My automated deployment system updates a latest version of my site trough subversion. Instead of having my live site point to the trunk (which is always almost a work in progress version), I have my live site point to a tag.
E.g. I work on trunk and when my v1.0 is finished I create a tag called 1.0 and do a checkout of that tag which is then my live site. Now, I keep working on trunk and after a while there is a v2.0. I create a tag called 2.0 and I want my live site to resemble this 2.0 tag.
I could wipe the current live site and do a checkout of this 2.0 tag. Which sounds easy enough, however. My site is about 1GB is size because it has all kinds of PDF documents and video in it. I can safely say that most of the time I do updates it will be copy changes or bug fixes. This means that maybe only 1% of my site changes per update. And since my version control is only accessable to my webserver through on off site http connection it would mean that I need to download that whole site over and over again.
Is there an easy way to switch between tags and have subversion only update the differences between those tags?
There actually is a switch function that does just that. I use TortiseSVN which is a windows shell/gui for Subversion, so I'm not familiar with how to do it manually, but this looks like it should help:
http://svnbook.red-bean.com/en/1.1/ch04s05.html
Command line: svn switch URL
Use svn help switch for more detail.
However, I recommend doing things the other way around. Your production site is always on trunk, while you do your development on branches which get merged back to trunk when they're ready for release. After any given release, you can then do a tag for historical purposes. After the merge, you have only to do a svn update to get your site running the new code.
DivMod takes this idea to its logical conclusion, creating a branch for each issue/ticket being worked. You can read their description of their system; it offers some convincing arguments.

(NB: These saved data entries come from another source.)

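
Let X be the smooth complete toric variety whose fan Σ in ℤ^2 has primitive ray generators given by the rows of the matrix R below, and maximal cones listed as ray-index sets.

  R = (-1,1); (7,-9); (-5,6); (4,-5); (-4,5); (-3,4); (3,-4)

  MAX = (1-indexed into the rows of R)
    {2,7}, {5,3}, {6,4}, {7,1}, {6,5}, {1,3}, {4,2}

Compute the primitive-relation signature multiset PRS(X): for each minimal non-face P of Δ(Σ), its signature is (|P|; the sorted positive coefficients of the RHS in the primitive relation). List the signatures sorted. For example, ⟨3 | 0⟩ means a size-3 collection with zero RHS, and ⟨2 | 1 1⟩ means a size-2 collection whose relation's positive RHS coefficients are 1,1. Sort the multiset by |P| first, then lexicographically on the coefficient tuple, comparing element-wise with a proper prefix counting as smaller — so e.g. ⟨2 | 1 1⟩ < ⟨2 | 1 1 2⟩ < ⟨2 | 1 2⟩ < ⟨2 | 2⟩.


Minimal non-faces — 14 found among 7 rays, 7 max cones:

  {4,5}:  v_{4} + v_{5} = 0 ; sig = ⟨2 | 0⟩
  {6,7}:  v_{6} + v_{7} = 0 ; sig = ⟨2 | 0⟩
  {1,4}:  v_{1} + v_{4} = v_{7} ; sig = ⟨2 | 1⟩
  {1,5}:  v_{1} + v_{5} = v_{3} ; sig = ⟨2 | 1⟩
  {1,6}:  v_{1} + v_{6} = v_{5} ; sig = ⟨2 | 1⟩
  {2,5}:  v_{2} + v_{5} = v_{7} ; sig = ⟨2 | 1⟩
  {2,6}:  v_{2} + v_{6} = v_{4} ; sig = ⟨2 | 1⟩
  {3,4}:  v_{3} + v_{4} = v_{1} ; sig = ⟨2 | 1⟩
  {4,7}:  v_{4} + v_{7} = v_{2} ; sig = ⟨2 | 1⟩
  {5,7}:  v_{5} + v_{7} = v_{1} ; sig = ⟨2 | 1⟩
  {2,3}:  v_{2} + v_{3} = v_{1} + v_{7} ; sig = ⟨2 | 1 1⟩
  {1,2}:  v_{1} + v_{2} = 2·v_{7} ; sig = ⟨2 | 2⟩
  {3,6}:  v_{3} + v_{6} = 2·v_{5} ; sig = ⟨2 | 2⟩
  {3,7}:  v_{3} + v_{7} = 2·v_{1} ; sig = ⟨2 | 2⟩

so the primitive-relation signature multiset is
[⟨2 | 0⟩, ⟨2 | 0⟩, ⟨2 | 1⟩, ⟨2 | 1⟩, ⟨2 | 1⟩, ⟨2 | 1⟩, ⟨2 | 1⟩, ⟨2 | 1⟩, ⟨2 | 1⟩, ⟨2 | 1⟩, ⟨2 | 1 1⟩, ⟨2 | 2⟩, ⟨2 | 2⟩, ⟨2 | 2⟩]


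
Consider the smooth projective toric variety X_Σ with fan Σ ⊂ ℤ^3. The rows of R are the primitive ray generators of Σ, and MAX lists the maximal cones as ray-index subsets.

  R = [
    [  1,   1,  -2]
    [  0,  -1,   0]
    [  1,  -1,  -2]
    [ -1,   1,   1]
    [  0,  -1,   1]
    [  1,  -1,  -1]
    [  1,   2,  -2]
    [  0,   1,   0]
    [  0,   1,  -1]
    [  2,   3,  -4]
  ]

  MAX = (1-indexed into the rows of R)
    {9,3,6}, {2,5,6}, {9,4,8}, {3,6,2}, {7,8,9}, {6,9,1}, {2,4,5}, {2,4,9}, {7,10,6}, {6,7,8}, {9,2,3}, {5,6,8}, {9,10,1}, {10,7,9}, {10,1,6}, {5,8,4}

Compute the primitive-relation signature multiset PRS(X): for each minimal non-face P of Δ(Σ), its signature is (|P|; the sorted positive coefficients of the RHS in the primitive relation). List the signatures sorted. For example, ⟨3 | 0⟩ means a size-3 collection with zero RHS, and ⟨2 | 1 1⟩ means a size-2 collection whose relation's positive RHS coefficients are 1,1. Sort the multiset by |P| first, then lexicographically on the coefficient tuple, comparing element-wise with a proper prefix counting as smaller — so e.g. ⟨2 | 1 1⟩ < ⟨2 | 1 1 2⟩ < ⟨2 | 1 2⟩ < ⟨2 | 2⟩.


Σ has 25 primitive collections:

  {2,8}:  v_{2} + v_{8} = 0 — sig = ⟨2 | 0⟩
  {4,6}:  v_{4} + v_{6} = 0 — sig = ⟨2 | 0⟩
  {5,9}:  v_{5} + v_{9} = 0 — sig = ⟨2 | 0⟩
  {1,7}:  v_{1} + v_{7} = v_{10} — sig = ⟨2 | 1⟩
  {1,8}:  v_{1} + v_{8} = v_{7} — sig = ⟨2 | 1⟩
  {2,7}:  v_{2} + v_{7} = v_{1} — sig = ⟨2 | 1⟩
  {1,2}:  v_{1} + v_{2} = v_{6} + v_{9} — sig = ⟨2 | 1 1⟩
  {1,4}:  v_{1} + v_{4} = v_{8} + v_{9} — sig = ⟨2 | 1 1⟩
  {1,5}:  v_{1} + v_{5} = v_{6} + v_{8} — sig = ⟨2 | 1 1⟩
  {3,4}:  v_{3} + v_{4} = v_{2} + v_{9} — sig = ⟨2 | 1 1⟩
  {3,5}:  v_{3} + v_{5} = v_{2} + v_{6} — sig = ⟨2 | 1 1⟩
  {3,8}:  v_{3} + v_{8} = v_{6} + v_{9} — sig = ⟨2 | 1 1⟩
  {3,7}:  v_{3} + v_{7} = v_{1} + v_{6} + v_{9} — sig = ⟨2 | 1 1 1⟩
  {4,10}:  v_{4} + v_{10} = v_{7} + v_{8} + v_{9} — sig = ⟨2 | 1 1 1⟩
  {5,10}:  v_{5} + v_{10} = v_{6} + v_{7} + v_{8} — sig = ⟨2 | 1 1 1⟩
  {3,10}:  v_{3} + v_{10} = 2·v_{1} + v_{6} + v_{9} — sig = ⟨2 | 1 1 2⟩
  {4,7}:  v_{4} + v_{7} = 2·v_{8} + v_{9} — sig = ⟨2 | 1 2⟩
  {5,7}:  v_{5} + v_{7} = v_{6} + 2·v_{8} — sig = ⟨2 | 1 2⟩
  {2,10}:  v_{2} + v_{10} = 2·v_{1} — sig = ⟨2 | 2⟩
  {8,10}:  v_{8} + v_{10} = 2·v_{7} — sig = ⟨2 | 2⟩
  {1,3}:  v_{1} + v_{3} = 2·v_{6} + 2·v_{9} — sig = ⟨2 | 2 2⟩
  {2,6,9}:  v_{2} + v_{6} + v_{9} = v_{3} — sig = ⟨3 | 1⟩
  {6,8,9}:  v_{6} + v_{8} + v_{9} = v_{1} — sig = ⟨3 | 1⟩
  {6,7,9}:  v_{6} + v_{7} + v_{9} = 2·v_{1} — sig = ⟨3 | 2⟩
  {6,9,10}:  v_{6} + v_{9} + v_{10} = 3·v_{1} — sig = ⟨3 | 3⟩

Signatures (|P|; sorted positive RHS coefficients), sorted:
    ⟨2 | 0⟩
    ⟨2 | 0⟩
    ⟨2 | 0⟩
    ⟨2 | 1⟩
    ⟨2 | 1⟩
    ⟨2 | 1⟩
    ⟨2 | 1 1⟩
    ⟨2 | 1 1⟩
    ⟨2 | 1 1⟩
    ⟨2 | 1 1⟩
    ⟨2 | 1 1⟩
    ⟨2 | 1 1⟩
    ⟨2 | 1 1 1⟩
    ⟨2 | 1 1 1⟩
    ⟨2 | 1 1 1⟩
    ⟨2 | 1 1 2⟩
    ⟨2 | 1 2⟩
    ⟨2 | 1 2⟩
    ⟨2 | 2⟩
    ⟨2 | 2⟩
    ⟨2 | 2 2⟩
    ⟨3 | 1⟩
    ⟨3 | 1⟩
    ⟨3 | 2⟩
    ⟨3 | 3⟩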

I use a similar setup, except I use a live branch, rather than a tag. It's more work to commit, since I now have to merge changes from trunk into the live branch, but I can then just do an "svn up" in the webroot to update it. It also gives me slightly better control if I want to merge selected changes from different branches into live.
If I was doing it again, I'd use mercurial (or similar) since branches are much easier to maintain, but the above technique has worked for 3 live sites for about two years now.